The debian-archive-keyring has a few directories:

  • keyrings:
    This con­tains the gen­er­ated keyrings, the end products. They are cre­ated by the Makefile.
  • active-keys, removed-keys, team-members:
    Each of these dir­ect­or­ies con­tains a col­lec­tion of keys.
    The keys are of a cus­tom file format, gen­er­ated by jet­ring from a gpg key.
    Instruc­tions for cre­at­ing a key are in README.maintainer.
    There is also an index file with a check­sum for each key, this can be gen­er­ated by jetring-accept.
    Finally there is an index.gpg file which signs the index, this can be gen­er­ated by jetring-signindex.

    • active-keys:
      This keyring is used to verify the archive pack­ages and is dis­trib­uted in the gen­er­ated package.
    • removed-keys:
      This keyring is used to revoke pre­vi­ous act­ive keys and is dis­trib­uted in the gen­er­ated package.
    • team-members:
      This keyring is used by the pack­age gen­er­a­tion to verify the act­ive and removed keyrings. It is not dis­trib­uted out­side the package.

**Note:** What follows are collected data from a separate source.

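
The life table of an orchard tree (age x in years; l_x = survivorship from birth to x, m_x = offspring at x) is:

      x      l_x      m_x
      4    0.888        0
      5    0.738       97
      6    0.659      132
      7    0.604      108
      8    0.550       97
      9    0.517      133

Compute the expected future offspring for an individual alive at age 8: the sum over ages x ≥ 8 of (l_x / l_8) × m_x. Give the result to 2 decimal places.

222.02

l_8 = 0.550. Conditional survival from age 8 to x is l_x / l_8.
  x=8: (0.550/0.550) × 97 = 97.0000
  x=9: (0.517/0.550) × 133 = 125.0200
Sum = 97.0000 + 125.0200 = 222.0200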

To pro­ceed you are going to need two gpg keys, you con prob­ably use the same key twice but it wouldn’t be advis­able. I gen­er­ated two dif­fer­ent sub­keys fol­low­ing the instruc­tions here. The act­ive sub­key is the one used to set up reprepro and sign your pack­ages. The team sub­key is your per­sonal sign­ing key.

Push the per­sonal key into the team key­chain, then the reprepro key into the act­ive key­chain by fol­low­ing the instruc­tions in debian-archive-keyring’s README.maintainer.

Once your keys are in the pack­aging key dir­ect­or­ies, delete all the other keys in active-keys and team-members. Edit the index files so that only your key entry remains. Then resign the index by run­ning jetring-signindex over each folder.

You can also delete all the keys in removed-keys, cre­ate an empty index file and sign it with jetring-signindex.

Now if you run ‘make‘ it should gen­er­ate new keyring files only con­tain­ing your keys.

To com­plete the pack­age it will need to be renamed. Edit all the debian files, chan­ging every instance of debian-archive-keyring to your-keyring. The changelog, copy­right and con­trol files will all need to have por­tions par­tially rewrit­ten. The debian-archive-keyring script files in the debian folder will need to be renamed and the debian-archive-keyring instances in the Make­file will all need to be changed.

The gen­er­ated keyring files must be signed, run
gpg --armor --detach-sign keyrings/your-removed-keys.gpg

Finally invok­ing ‘debuild –b –uc –us‘ should spit out your-keyring_<year>.<month>_all.deb.